Tough credit is also hitting younger buyers hardest. Today's mortgage lenders require higher down payments, and while first-time buyers used to get help from their parents, that well has dried up for some, as older Americans lost much of their savings in the recent financial crisis.
First-time buyers often turn to FHA loans, the government mortgage insurer, but premiums and fees there have gone up dramatically in the past year, and FHA's share of the market has dropped accordingly.
(Read more: Construction up, but are we building too many houses?)
On the brighter side, another report from Inside Mortgage Finance shows Fannie Mae and Freddie Mac easing the doors open a bit more to first-time buyers.
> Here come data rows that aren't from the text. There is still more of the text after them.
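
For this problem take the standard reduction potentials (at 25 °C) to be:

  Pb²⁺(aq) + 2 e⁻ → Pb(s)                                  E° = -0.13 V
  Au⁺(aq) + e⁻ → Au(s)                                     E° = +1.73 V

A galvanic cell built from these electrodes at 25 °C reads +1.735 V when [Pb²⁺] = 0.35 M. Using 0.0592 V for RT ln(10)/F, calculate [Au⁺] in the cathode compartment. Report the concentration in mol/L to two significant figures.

0.0046 M

Au⁺/Au is the cathode, Pb²⁺/Pb the anode: E°cell = +1.86 V, n = 2.
Overall reaction: 2 Au⁺(aq) + Pb(s) → 2 Au(s) + Pb²⁺(aq); Q = [Pb²⁺]^1/[Au⁺]^2.
From E = E° − (0.0592/n) log Q: log Q = (E° − E)·n/0.0592 = (+1.86 − (+1.735))·2/0.0592 = 4.2230.
So 2·log[Au⁺] = 1·log(0.35) − log Q = -0.4559 − (4.2230) = -4.6789; log[Au⁺] = -4.6789 / 2 = -2.3394; [Au⁺] = 10^(-2.3394) ≈ 0.0046 M.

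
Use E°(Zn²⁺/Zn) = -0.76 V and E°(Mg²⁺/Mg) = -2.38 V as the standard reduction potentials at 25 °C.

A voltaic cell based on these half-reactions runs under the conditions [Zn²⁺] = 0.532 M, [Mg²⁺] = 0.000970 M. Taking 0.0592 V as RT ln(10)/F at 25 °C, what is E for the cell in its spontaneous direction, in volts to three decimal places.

Zn²⁺/Zn is the cathode (higher E°), Mg²⁺/Mg the anode: E°cell = -0.76 − (-2.38) = +1.62 V, n = 2.
Overall: Zn²⁺(aq) + Mg(s) → Zn(s) + Mg²⁺(aq)
Q = [Mg²⁺] / ([Zn²⁺]); log Q = -2.739.
E = E° − (0.0592/n) log Q = +1.62 − (0.0592/2)(-2.739) = +1.701 V.

+1.701 V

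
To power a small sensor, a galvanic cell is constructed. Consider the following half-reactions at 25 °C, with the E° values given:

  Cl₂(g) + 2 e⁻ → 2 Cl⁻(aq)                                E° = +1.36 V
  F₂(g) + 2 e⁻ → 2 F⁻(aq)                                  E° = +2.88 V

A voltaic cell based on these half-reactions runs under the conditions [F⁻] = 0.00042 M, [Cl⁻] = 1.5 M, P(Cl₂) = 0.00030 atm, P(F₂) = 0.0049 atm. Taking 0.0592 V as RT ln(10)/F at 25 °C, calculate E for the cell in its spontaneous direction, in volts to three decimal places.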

The share of Fannie Mae/Freddie Mac financing for first-time homebuyers hit 19.5 percent in December. That compared with 14.1 percent a year earlier.
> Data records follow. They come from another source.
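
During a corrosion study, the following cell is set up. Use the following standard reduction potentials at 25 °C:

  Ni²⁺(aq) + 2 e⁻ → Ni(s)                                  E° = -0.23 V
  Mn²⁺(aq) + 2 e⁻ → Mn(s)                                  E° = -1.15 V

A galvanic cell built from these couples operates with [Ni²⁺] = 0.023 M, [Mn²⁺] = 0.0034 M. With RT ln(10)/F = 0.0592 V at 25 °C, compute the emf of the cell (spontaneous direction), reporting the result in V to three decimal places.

Ni²⁺/Ni is the cathode (higher E°), Mn²⁺/Mn the anode: E°cell = -0.23 − (-1.15) = +0.92 V, n = 2.
Overall: Ni²⁺(aq) + Mn(s) → Ni(s) + Mn²⁺(aq)
Q = [Mn²⁺] / ([Ni²⁺]); log Q = -0.830.
E = E° − (0.0592/n) log Q = +0.92 − (0.0592/2)(-0.830) = +0.945 V.

+0.945 V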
Credit aside, there is still the simple fact that house prices shot up like a rocket in 2013, well into the double digits nationally.
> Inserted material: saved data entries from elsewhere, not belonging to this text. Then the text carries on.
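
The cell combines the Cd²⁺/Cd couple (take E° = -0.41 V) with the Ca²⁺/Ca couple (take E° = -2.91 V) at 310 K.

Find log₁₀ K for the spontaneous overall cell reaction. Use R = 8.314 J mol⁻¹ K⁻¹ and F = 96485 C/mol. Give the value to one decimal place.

Cathode: Cd²⁺/Cd; anode: Ca²⁺/Ca. E°cell = (-0.41) − (-2.91) = +2.50 V, with n = 2.
ΔG° = −nFE° = −RT ln K, so ln K = nFE°/(RT) = (2)(96485)(+2.50) / ((8.314)(310)) = 187.179.
log₁₀ K = 187.179 / ln 10 = 81.3.

81.3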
"Below the surface of last year's market, a number of unsettling trends started to emerge as a result of rapid and ultimately unsustainable appreciation, setting up a bit of a mixed bag for 2014," said Zillow's chief economist, Stan Humphries.
"Affordability issues will help put the brakes on many markets that saw huge appreciation rates, like California and the Southwest, creating volatility that could potentially cause whiplash for homebuyers and sellers."